One of the core themes of this site is that each of us can learn and discover a great deal in creating multimedia resources for others. I find that I continually have this revelation as I create content for you. Still, this perspective is probably best appreciated through personal experience and my job is to get you to have such experiences yourself so you will be willing to engage students in this process.

I have separated the content of this page from the main discussion because the message here is personal and embedded in a personal context. This is a personal story about my formative years, my father, and the place I came from. I do not have much in the way of images to offer you. Some of the images I would like to share are gone, and that, in part, is one of the thoughts I would like you take away from the section.

I have long been a Ken Burns fan. I own his "jazz" documentary series on DVD and watch the programs repeatedly. If you have not viewed Ken Burns work, he combines narration, music and a combination of still images and video to produce informative and engrossing documentaries. You may be familiar with the "Ken Burns" effect used in some of the Apple Computer software products (and probably in other software as well). This is a video effect created by zooming and panning using a still image as input.

The latest Burn's documentary, ''The War'', examines the WWII from the perspective of 4 communities and has been playing on PBS during the fall of 2007. (Burns and PBS offer some great resources related to the program - one component of this site offers resources for educators) The Burn's documentaries and recent books by Tom Brokaw (Boom! Voices of the sixties; The greatest generation speaks) brought back recollections of my father, created an awareness of the potential for documentaries in the history of our own families, and prompted my inclusion of this section.

My own brief story: This Old House

My father was stationed in the south pacific during the war as a radar operator. He sometimes described his duties as searching for Japanese fighters "coming down the slot". The only war story I can remember him telling was his one brush with combat - evidently a submarine surfaced to lob a few shells at their camp. He did not make it sound too scary. That was about it for comments on WWII.

When I was a kid, I found an old radio in the attic that could search the ham radio frequencies. I strung a wire from my bedroom window to a nearby tree to serve as an antenna. Dad knew Morse code from his military days and he would sit in the bedroom with me and decode the coded messages I would find. I was not particularly interested in the voice conversations among the hams, but the conservations in code intrigued me. I remember dad always printed in capital letters when he did this and this was not the way he normally wrote.

A big personal regret I have had in the last few years was that when I was an adolescent I ruined a large collection of photographic negatives my dad had brought back from the war. I became aware of the lost potential of these negatives when Cindy was working on her Teaching American History grant and the Burns material reminded me again.

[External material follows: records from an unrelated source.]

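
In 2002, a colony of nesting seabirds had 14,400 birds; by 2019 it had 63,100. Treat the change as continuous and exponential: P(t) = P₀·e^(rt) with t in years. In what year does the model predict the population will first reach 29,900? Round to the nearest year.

r = ln(63100/14400) / 17 = 1.47749/17 ≈ 0.086911 per year
t = ln(29900/14400) / r = 0.73063/0.086911 ≈ 8.41 years after 2002

year 2010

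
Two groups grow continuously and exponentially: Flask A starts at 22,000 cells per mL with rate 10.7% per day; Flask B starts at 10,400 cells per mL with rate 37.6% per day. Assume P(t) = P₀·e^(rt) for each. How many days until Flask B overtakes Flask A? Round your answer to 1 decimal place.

t ≈ 2.8 days

22000·e^(0.107t) = 10400·e^(0.376t)
22000/10400 = e^((0.376 − 0.107)t) → ln(2.11538) = 0.269·t
t = 0.74924 / 0.269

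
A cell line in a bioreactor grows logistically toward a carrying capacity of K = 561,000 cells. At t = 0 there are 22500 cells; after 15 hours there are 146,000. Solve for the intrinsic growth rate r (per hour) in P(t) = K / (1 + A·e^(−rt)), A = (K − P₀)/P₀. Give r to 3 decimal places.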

My dad was an amateur photographer and also a bit of an entrepreneur. He had a 620 camera and took black and white pictures. A 620 negative is large - about 2.5 x 4.5 if I remember correctly. The advantage of the large size to my father while in the service and to me later was that prints could be created without an enlarger using three chemical solutions (developer, stop, fixer). The processing was called contact printing. You put the negative and a piece of contact print paper between two pieces of glass something like a sandwich and then turned on the light for a few seconds. I forget exactly how long we exposed the print, but I do remember we counted rather than used a fancy timer - thousand and one, thousand and two, thousand and three, etc. The print was then developed.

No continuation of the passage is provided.